— Твою ж мать… Ты чего здесь делаешь?
— Ничего… Дяденька, а вы наш или нет?
Вот же ж блин, вопросы у подрастающего поколения. Прямо как: дяденька это вы подбили танк? Что там дальше в анекдоте не помню.
— Наш я, наш. Ну, и свой немного, но ты не ответил.
— Убежал я, не хочу с Тарасом жить, пусть Машка одна с ним живёт.
— Угу, а поподробнее.
Подробности оказались невесёлые. Жили-были в деревне Казённые Лешни братец Иванушка и сестрица… правильно, Машенька. Отец у них был председателем колхоза, а матери не было – умерла она родами шесть лет назад, ребёнок тоже не выжил. Так и жили они втроём. Маша росла красавицей, вся в мать – по ней не только в деревне парни сохли, но и в окрестностях чуть ли не массовый падёж сухостоя намечался. Но Маша была девушкой серьёзной, лишнего себе не позволяла, руководила школьной комсомольской организацией. А как школу закончила, так и в Псков подалась, в техникум сельскохозяйственный. Год отучилась на отлично, вероятно разбив свой неприступностью, и там множество сердец, а как вернулась домой на каникулы – война. Отец ушёл на фронт, множество других тоже, а вот некоторые наоборот вернулись, в том числе и Тарас, приехавший домой из краёв дальних сибирских, отдав там шесть лет жизни лесоповалу. Приехал естественно злой, а тут, как уже говорилось – война. Как вероятно все догадались, на фронт он не пошёл, а в полицию запросто. На зону Тарас загремел ещё по малолетке, потому жены у него не было – не беда, будет. А кого в жёны брать первому парню, как не первую красавицу? Ну и что, что не хочет – кто её спрашивать-то собирается. Всё – сказка кончилась. Страшненькая такая сказка.
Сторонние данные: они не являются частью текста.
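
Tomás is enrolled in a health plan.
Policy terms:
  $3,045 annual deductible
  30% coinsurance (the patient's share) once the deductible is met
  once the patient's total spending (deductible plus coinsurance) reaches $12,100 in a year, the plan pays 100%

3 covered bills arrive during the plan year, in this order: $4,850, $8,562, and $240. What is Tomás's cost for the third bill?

#1 ($4,850): $3,045 to deductible, leaving $1,805; patient's 30% is $541.50. Patient pays $3,586.50; OOP now $3,586.50.
#2 ($8,562): 30% coinsurance on $8,562 = $2,568.60. Cost to patient: $2,568.60. OOP to date $6,155.10.
#3 ($240): deductible already satisfied, so patient's share is 30% × $240 = $72. Patient pays $72; OOP now $6,227.10.

$72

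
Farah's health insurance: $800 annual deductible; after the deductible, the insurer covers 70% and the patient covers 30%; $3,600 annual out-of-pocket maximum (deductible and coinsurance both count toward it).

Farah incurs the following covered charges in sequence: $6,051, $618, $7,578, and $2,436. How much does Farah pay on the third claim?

Claim 1 — $6,051: deductible takes $800, $5,251 remains; patient's 30% is $1,575.30. Cost to patient: $2,375.30. OOP to date $2,375.30.
Claim 2 — $618: deductible met; 30% of $618 = $185.40. Patient pays $185.40; OOP now $2,560.70.
Claim 3 — $7,578: deductible met; 30% of $7,578 = $2,273.40. OOP would hit $4,834.10 > $3,600, so the cap limits the patient to $3,600 − $2,560.70 = $1,039.30.

$1,039.30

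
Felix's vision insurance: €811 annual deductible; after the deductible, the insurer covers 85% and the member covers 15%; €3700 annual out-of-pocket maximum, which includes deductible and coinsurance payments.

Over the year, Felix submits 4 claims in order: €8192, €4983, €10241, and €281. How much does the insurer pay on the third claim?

€9206.60

Claim 1 — €8192: deductible takes €811, €7381 remains; coinsurance €7381 × 15% = €1107.15. Cost to member: €1918.15. OOP to date €1918.15. Plan pays €8192 − €1918.15 = €6273.85.
Claim 2 — €4983: deductible already satisfied, so member's share is 15% × €4983 = €747.45. Cost to member: €747.45. OOP to date €2665.60. Insurer: €4983 − €747.45 = €4235.55.
Claim 3 — €10241: deductible met; 15% of €10241 = €1536.15. That would push OOP to €4201.75, over the €3700 cap, so member pays €3700 − €2665.60 = €1034.40. Insurer: €10241 − €1034.40 = €9206.60.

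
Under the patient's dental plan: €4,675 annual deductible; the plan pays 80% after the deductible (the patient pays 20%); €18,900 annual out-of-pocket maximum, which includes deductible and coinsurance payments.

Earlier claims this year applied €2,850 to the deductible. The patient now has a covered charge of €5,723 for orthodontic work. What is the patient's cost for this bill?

€2,604.60

Deductible still to meet: €4,675 − €2,850 = €1,825.
That leaves €5,723 − €1,825 = €3,898 for coinsurance.
Patient's 20% share of €3,898 is €779.60.
Patient responsibility before any cap: €1,825 + €779.60 = €2,604.60.
Year-to-date out-of-pocket becomes €2,850 + €2,604.60 = €5,454.60, still under the €18,900 maximum, so no cap applies.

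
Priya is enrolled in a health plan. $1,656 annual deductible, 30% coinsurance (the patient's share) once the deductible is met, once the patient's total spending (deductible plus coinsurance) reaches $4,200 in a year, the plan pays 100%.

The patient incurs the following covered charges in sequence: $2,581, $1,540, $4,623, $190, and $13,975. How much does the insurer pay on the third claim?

$3,236.10

Claim 1 — $2,581: $1,656 finishes the deductible; $925 goes to coinsurance; 30% of $925 = $277.50. Patient owes $1,933.50 (running OOP $1,933.50). Plan pays $2,581 − $1,933.50 = $647.50.
Claim 2 — $1,540: 30% coinsurance on $1,540 = $462. Patient owes $462 (running OOP $2,395.50). Insurer: $1,540 − $462 = $1,078.
Claim 3 — $4,623: deductible met; 30% of $4,623 = $1,386.90. Patient pays $1,386.90; OOP now $3,782.40. Plan pays $4,623 − $1,386.90 = $3,236.10.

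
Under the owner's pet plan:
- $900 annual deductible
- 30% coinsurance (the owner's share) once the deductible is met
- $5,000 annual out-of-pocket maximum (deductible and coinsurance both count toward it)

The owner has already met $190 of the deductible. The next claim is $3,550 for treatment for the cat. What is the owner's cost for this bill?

Deductible still to meet: $900 − $190 = $710.
After the $710 deductible portion, $3,550 − $710 = $2,840 is subject to coinsurance.
Coinsurance: $2,840 × 30% = $852.
That puts the owner's cost at $710 + $852 = $1,562 before any cap.
Year-to-date out-of-pocket becomes $190 + $1,562 = $1,752, still under the $5,000 maximum, so no cap applies.

$1,562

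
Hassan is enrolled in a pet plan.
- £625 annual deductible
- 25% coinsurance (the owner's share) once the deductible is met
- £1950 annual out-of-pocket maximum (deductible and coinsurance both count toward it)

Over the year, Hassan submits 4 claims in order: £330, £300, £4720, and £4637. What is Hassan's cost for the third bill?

£1180

Claim 1 — £330: entire amount goes to the deductible. Owner pays £330; OOP now £330.
Claim 2 — £300: £295 to deductible, leaving £5; coinsurance £5 × 25% = £1.25. Owner pays £296.25; OOP now £626.25.
Claim 3 — £4720: deductible met; 25% of £4720 = £1180. Owner pays £1180; OOP now £1806.25.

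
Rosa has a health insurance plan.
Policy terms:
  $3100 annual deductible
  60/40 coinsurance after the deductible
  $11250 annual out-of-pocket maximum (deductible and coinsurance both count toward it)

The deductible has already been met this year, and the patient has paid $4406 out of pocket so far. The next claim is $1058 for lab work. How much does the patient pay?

$423.20

The deductible is already satisfied, so the full bill goes to coinsurance.
Patient's 40% share of $1058 is $423.20.
Total out-of-pocket so far would be $4406 + $423.20 = $4829.20, below the $11250 cap — no reduction.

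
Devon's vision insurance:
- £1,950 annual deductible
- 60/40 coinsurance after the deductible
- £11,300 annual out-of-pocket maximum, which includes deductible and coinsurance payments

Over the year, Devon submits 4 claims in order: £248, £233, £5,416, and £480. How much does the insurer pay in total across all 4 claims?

£2,656.20

#1 (£248): fully absorbed by the deductible. Cost to member: £248. OOP to date £248. Plan pays £248 − £248 = £0.
#2 (£233): fully absorbed by the deductible. Cost to member: £233. OOP to date £481. Insurer: £233 − £233 = £0.
#3 (£5,416): £1,469 finishes the deductible; £3,947 goes to coinsurance; coinsurance £3,947 × 40% = £1,578.80. Member pays £3,047.80; OOP now £3,528.80. Plan pays £5,416 − £3,047.80 = £2,368.20.
#4 (£480): 40% coinsurance on £480 = £192. Cost to member: £192. OOP to date £3,720.80. Insurer: £480 − £192 = £288.
Insurer total = bills − member's total = £6,377 − £3,720.80 = £2,656.20.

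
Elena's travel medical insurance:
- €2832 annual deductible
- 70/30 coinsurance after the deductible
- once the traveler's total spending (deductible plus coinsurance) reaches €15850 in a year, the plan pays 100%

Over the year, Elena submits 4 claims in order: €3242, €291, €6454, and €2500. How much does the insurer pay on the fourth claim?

€1750

Claim 1 — €3242: €2832 to deductible, leaving €410; coinsurance €410 × 30% = €123. Traveler owes €2955 (running OOP €2955). Plan pays €3242 − €2955 = €287.
Claim 2 — €291: deductible already satisfied, so traveler's share is 30% × €291 = €87.30. Traveler owes €87.30 (running OOP €3042.30). Plan pays €291 − €87.30 = €203.70.
Claim 3 — €6454: deductible met; 30% of €6454 = €1936.20. Traveler pays €1936.20; OOP now €4978.50. Plan pays €6454 − €1936.20 = €4517.80.
Claim 4 — €2500: deductible already satisfied, so traveler's share is 30% × €2500 = €750. Cost to traveler: €750. OOP to date €5728.50. Insurer: €2500 − €750 = €1750.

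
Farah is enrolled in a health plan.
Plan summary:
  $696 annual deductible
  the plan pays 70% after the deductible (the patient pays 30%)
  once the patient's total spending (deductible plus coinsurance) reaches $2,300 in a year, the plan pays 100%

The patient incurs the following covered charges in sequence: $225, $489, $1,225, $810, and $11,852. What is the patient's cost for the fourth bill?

$243

Claim 1 ($225): fully absorbed by the deductible. Patient pays $225; OOP now $225.
Claim 2 ($489): $471 to deductible, leaving $18; 30% of $18 = $5.40. Patient owes $476.40 (running OOP $701.40).
Claim 3 ($1,225): deductible already satisfied, so patient's share is 30% × $1,225 = $367.50. Cost to patient: $367.50. OOP to date $1,068.90.
Claim 4 ($810): deductible met; 30% of $810 = $243. Cost to patient: $243. OOP to date $1,311.90.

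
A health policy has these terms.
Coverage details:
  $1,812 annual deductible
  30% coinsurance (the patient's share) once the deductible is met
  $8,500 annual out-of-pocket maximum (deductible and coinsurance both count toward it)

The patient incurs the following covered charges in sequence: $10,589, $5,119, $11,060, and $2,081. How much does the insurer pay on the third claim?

$8,540.80

Claim 1 ($10,589): deductible takes $1,812, $8,777 remains; 30% of $8,777 = $2,633.10. Patient owes $4,445.10 (running OOP $4,445.10). Plan pays $10,589 − $4,445.10 = $6,143.90.
Claim 2 ($5,119): 30% coinsurance on $5,119 = $1,535.70. Cost to patient: $1,535.70. OOP to date $5,980.80. Plan pays $5,119 − $1,535.70 = $3,583.30.
Claim 3 ($11,060): 30% coinsurance on $11,060 = $3,318. That would push OOP to $9,298.80, over the $8,500 cap, so patient pays $8,500 − $5,980.80 = $2,519.20. Insurer: $11,060 − $2,519.20 = $8,540.80.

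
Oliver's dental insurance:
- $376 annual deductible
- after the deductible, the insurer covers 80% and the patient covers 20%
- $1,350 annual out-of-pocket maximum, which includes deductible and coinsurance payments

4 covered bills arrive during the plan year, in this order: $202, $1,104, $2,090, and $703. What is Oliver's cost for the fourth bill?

Claim 1 — $202: all of it applies to the deductible. Patient owes $202 (running OOP $202).
Claim 2 — $1,104: $174 finishes the deductible; $930 goes to coinsurance; 20% of $930 = $186. Cost to patient: $360. OOP to date $562.
Claim 3 — $2,090: deductible met; 20% of $2,090 = $418. Patient pays $418; OOP now $980.
Claim 4 — $703: 20% coinsurance on $703 = $140.60. Cost to patient: $140.60. OOP to date $1,120.60.

$140.60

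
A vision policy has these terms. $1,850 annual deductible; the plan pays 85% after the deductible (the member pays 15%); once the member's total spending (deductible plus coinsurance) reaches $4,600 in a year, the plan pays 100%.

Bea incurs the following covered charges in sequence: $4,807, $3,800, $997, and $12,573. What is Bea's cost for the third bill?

$149.55

#1 ($4,807): $1,850 to deductible, leaving $2,957; coinsurance $2,957 × 15% = $443.55. Member pays $2,293.55; OOP now $2,293.55.
#2 ($3,800): 15% coinsurance on $3,800 = $570. Member owes $570 (running OOP $2,863.55).
#3 ($997): deductible met; 15% of $997 = $149.55. Member pays $149.55; OOP now $3,013.10.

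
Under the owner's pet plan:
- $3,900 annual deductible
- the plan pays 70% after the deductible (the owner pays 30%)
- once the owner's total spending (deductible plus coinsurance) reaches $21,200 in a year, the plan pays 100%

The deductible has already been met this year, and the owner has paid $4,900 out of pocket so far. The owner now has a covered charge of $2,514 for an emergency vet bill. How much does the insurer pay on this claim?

$1,759.80

With the deductible met, the entire $2,514 is subject to coinsurance.
Coinsurance: $2,514 × 30% = $754.20.
Year-to-date out-of-pocket becomes $4,900 + $754.20 = $5,654.20, still under the $21,200 maximum, so no cap applies.
Insurer pays the balance: $2,514 − $754.20 = $1,759.80.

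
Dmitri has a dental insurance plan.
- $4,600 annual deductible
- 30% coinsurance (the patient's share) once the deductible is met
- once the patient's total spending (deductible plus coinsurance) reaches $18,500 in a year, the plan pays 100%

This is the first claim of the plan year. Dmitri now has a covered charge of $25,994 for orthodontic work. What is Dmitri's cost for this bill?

$11,018.20

The full $4,600 deductible is still open; $4,600 of this bill applies to it.
The remaining $21,394 (= $25,994 − $4,600) moves to coinsurance.
30% of $21,394 = $6,418.20 falls to the patient.
So the patient owes $4,600 + $6,418.20 = $11,018.20 before any cap.
Cumulative spending $0 + $11,018.20 = $11,018.20 stays under the $18,500 maximum.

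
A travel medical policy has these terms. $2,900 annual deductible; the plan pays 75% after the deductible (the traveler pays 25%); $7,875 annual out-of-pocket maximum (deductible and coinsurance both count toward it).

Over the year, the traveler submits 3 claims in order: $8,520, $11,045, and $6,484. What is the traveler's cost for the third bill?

#1 ($8,520): $2,900 to deductible, leaving $5,620; traveler's 25% is $1,405. Cost to traveler: $4,305. OOP to date $4,305.
#2 ($11,045): deductible already satisfied, so traveler's share is 25% × $11,045 = $2,761.25. Traveler owes $2,761.25 (running OOP $7,066.25).
#3 ($6,484): 25% coinsurance on $6,484 = $1,621. That would push OOP to $8,687.25, over the $7,875 cap, so traveler pays $7,875 − $7,066.25 = $808.75.

$808.75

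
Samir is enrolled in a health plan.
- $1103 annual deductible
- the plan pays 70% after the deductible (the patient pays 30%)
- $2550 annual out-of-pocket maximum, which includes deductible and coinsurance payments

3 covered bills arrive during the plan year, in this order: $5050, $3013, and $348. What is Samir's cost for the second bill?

Claim 1 ($5050): $1103 to deductible, leaving $3947; patient's 30% is $1184.10. Patient pays $2287.10; OOP now $2287.10.
Claim 2 ($3013): 30% coinsurance on $3013 = $903.90. Adding that to $2287.10 gives $3191, past the $2550 cap; patient pays only $2550 − $2287.10 = $262.90.

$262.90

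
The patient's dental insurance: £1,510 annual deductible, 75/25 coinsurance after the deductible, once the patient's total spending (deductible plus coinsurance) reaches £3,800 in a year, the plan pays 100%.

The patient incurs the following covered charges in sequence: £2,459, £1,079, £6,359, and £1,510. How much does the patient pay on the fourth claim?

£193.25

#1 (£2,459): £1,510 finishes the deductible; £949 goes to coinsurance; patient's 25% is £237.25. Cost to patient: £1,747.25. OOP to date £1,747.25.
#2 (£1,079): deductible met; 25% of £1,079 = £269.75. Patient owes £269.75 (running OOP £2,017).
#3 (£6,359): 25% coinsurance on £6,359 = £1,589.75. Cost to patient: £1,589.75. OOP to date £3,606.75.
#4 (£1,510): deductible met; 25% of £1,510 = £377.50. That would push OOP to £3,984.25, over the £3,800 cap, so patient pays £3,800 − £3,606.75 = £193.25.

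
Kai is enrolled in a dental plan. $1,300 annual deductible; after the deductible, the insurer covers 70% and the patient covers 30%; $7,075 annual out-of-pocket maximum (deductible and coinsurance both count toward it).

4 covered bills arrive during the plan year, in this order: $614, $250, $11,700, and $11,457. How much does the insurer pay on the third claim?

$7,884.80

Bill 1, $614: all of it applies to the deductible. Cost to patient: $614. OOP to date $614. Plan pays $614 − $614 = $0.
Bill 2, $250: all of it applies to the deductible. Patient pays $250; OOP now $864. Insurer: $250 − $250 = $0.
Bill 3, $11,700: $436 to deductible, leaving $11,264; 30% of $11,264 = $3,379.20. Patient owes $3,815.20 (running OOP $4,679.20). Plan pays $11,700 − $3,815.20 = $7,884.80.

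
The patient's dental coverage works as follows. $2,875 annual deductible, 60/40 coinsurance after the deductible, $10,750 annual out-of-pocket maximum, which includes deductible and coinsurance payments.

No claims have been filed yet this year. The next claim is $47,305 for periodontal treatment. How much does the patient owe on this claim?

$10,750

Deductible not yet touched, so the first $2,875 of the bill goes to the deductible.
That leaves $47,305 − $2,875 = $44,430 for coinsurance.
Coinsurance: $44,430 × 40% = $17,772.
Patient responsibility before any cap: $2,875 + $17,772 = $20,647.
That would bring total out-of-pocket to $20,647, past the $10,750 cap. The patient is capped at $10,750 − $0 = $10,750 on this claim.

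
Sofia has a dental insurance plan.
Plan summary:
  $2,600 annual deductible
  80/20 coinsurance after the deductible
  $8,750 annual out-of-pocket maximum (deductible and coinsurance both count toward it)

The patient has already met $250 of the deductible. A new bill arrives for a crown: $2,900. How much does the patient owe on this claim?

$2,460

$250 of the $2,600 deductible is already met, leaving $2,350.
The remaining $550 (= $2,900 − $2,350) moves to coinsurance.
Coinsurance: $550 × 20% = $110.
Patient responsibility before any cap: $2,350 + $110 = $2,460.
Year-to-date out-of-pocket becomes $250 + $2,460 = $2,710, still under the $8,750 maximum, so no cap applies.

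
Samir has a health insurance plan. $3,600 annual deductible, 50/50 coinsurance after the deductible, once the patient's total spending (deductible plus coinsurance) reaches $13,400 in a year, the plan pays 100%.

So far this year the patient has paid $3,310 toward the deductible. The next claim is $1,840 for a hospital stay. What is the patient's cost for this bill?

$3,310 of the $3,600 deductible is already met, leaving $290.
The remaining $1,550 (= $1,840 − $290) moves to coinsurance.
Coinsurance: $1,550 × 50% = $775.
So the patient owes $290 + $775 = $1,065 before any cap.
Year-to-date out-of-pocket becomes $3,310 + $1,065 = $4,375, still under the $13,400 maximum, so no cap applies.

$1,065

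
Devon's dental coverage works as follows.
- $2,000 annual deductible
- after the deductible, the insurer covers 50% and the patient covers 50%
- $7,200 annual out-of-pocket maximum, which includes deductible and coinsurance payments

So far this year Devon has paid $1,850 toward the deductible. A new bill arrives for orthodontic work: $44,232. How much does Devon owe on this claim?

$1,850 of the $2,000 deductible is already met, leaving $150.
That leaves $44,232 − $150 = $44,082 for coinsurance.
50% of $44,082 = $22,041 falls to the patient.
That puts the patient's cost at $150 + $22,041 = $22,191 before any cap.
Year-to-date out-of-pocket would reach $1,850 + $22,191 = $24,041, above the $7,200 maximum, so the patient pays only $7,200 − $1,850 = $5,350.

$5,350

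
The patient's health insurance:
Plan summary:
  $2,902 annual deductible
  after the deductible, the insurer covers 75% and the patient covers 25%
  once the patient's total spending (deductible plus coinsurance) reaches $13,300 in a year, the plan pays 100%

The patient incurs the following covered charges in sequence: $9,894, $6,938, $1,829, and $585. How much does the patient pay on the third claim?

Claim 1 ($9,894): $2,902 to deductible, leaving $6,992; coinsurance $6,992 × 25% = $1,748. Patient owes $4,650 (running OOP $4,650).
Claim 2 ($6,938): deductible met; 25% of $6,938 = $1,734.50. Patient owes $1,734.50 (running OOP $6,384.50).
Claim 3 ($1,829): 25% coinsurance on $1,829 = $457.25. Cost to patient: $457.25. OOP to date $6,841.75.

$457.25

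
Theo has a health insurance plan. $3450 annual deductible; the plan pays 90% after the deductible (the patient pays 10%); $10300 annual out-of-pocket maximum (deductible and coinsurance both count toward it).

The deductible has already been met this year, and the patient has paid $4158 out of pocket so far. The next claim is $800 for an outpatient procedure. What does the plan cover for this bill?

$720

With the deductible met, the entire $800 is subject to coinsurance.
Coinsurance: $800 × 10% = $80.
Cumulative spending $4158 + $80 = $4238 stays under the $10300 maximum.
The plan picks up $800 − $80 = $720.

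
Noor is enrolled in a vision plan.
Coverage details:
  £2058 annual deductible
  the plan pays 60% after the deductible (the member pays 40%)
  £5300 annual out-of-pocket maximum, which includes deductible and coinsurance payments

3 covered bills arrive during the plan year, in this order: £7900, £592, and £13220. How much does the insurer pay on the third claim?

£12551.60

Claim 1 — £7900: £2058 finishes the deductible; £5842 goes to coinsurance; coinsurance £5842 × 40% = £2336.80. Member owes £4394.80 (running OOP £4394.80). Plan pays £7900 − £4394.80 = £3505.20.
Claim 2 — £592: deductible met; 40% of £592 = £236.80. Cost to member: £236.80. OOP to date £4631.60. Plan pays £592 − £236.80 = £355.20.
Claim 3 — £13220: deductible already satisfied, so member's share is 40% × £13220 = £5288. Adding that to £4631.60 gives £9919.60, past the £5300 cap; member pays only £5300 − £4631.60 = £668.40. Insurer: £13220 − £668.40 = £12551.60.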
— Вот ты убежал, а ну как сестре помощь нужна.
— Так она сама сказала, чтобы уходил.
— Ну, раз сама… Будем считать, что ты за помощью отправился. Пошли обратно.
— Пошли. А ты поможешь?
— Постараюсь. Тарас один?
— Не, с ним ещё трое, гады… Дерутся.
Понятно, судя по отсутствию синяков, видно парнишке пинка отвесили.
— Тебе лет-то сколько?
— Взрослый уже.
— А конкретно?
— Двенадцать.
— И правда, взрослый.
За разговором дошли до деревни. Была она небольшая, домов на пятнадцать-двадцать, так сразу и не разберёшь.
— Где ваш дом?
— Вон, второй с краю, с синими наличниками.
Дом, как дом. Не жировал похоже председатель.
— А крайний чей?
— Бабка Матрёна там живёт, одна. Муж её, дядька Филипп, и Колька с Пашкой на фронте.
— Значит не выдаст если что, поможет?
— Не в жисть не выдаст.
— Хорошо, тогда давай к ней, узнай обстановку и обратно.
— Может сразу пойдём, морды им набьём.
— Боюсь, одними мордами не обойдётся. Сейчас мне идти нельзя, это тебя кто заметит, внимания не обратит. Ты теперь моя разведка – всё узнай и доложи.
— Понял. Узнаю и доложу.
Ваньки не было долго. Вернулся уже как стемнело, весь в слезах.
— Боец, отставить распускать нюни, докладывай.
— Они Машку… Избили… Она в подвал спряталась… Они самогонку пьют… Грозятся полы сломать… Или поджечь… Она плачет…
— Всё, слёзы вытер, боец! Пошли!
— Мы их убьём?
— А хочешь?
— Да!
— Тогда убьём.
До деревни дошли тихо, никто даже не гавкнул. В огне крайней избы теплился огонёк не то свечи, не то керосиновой лампы, горевшей на минимуме. Ванька стукнул в окно, после чего оно бесшумно растворилось.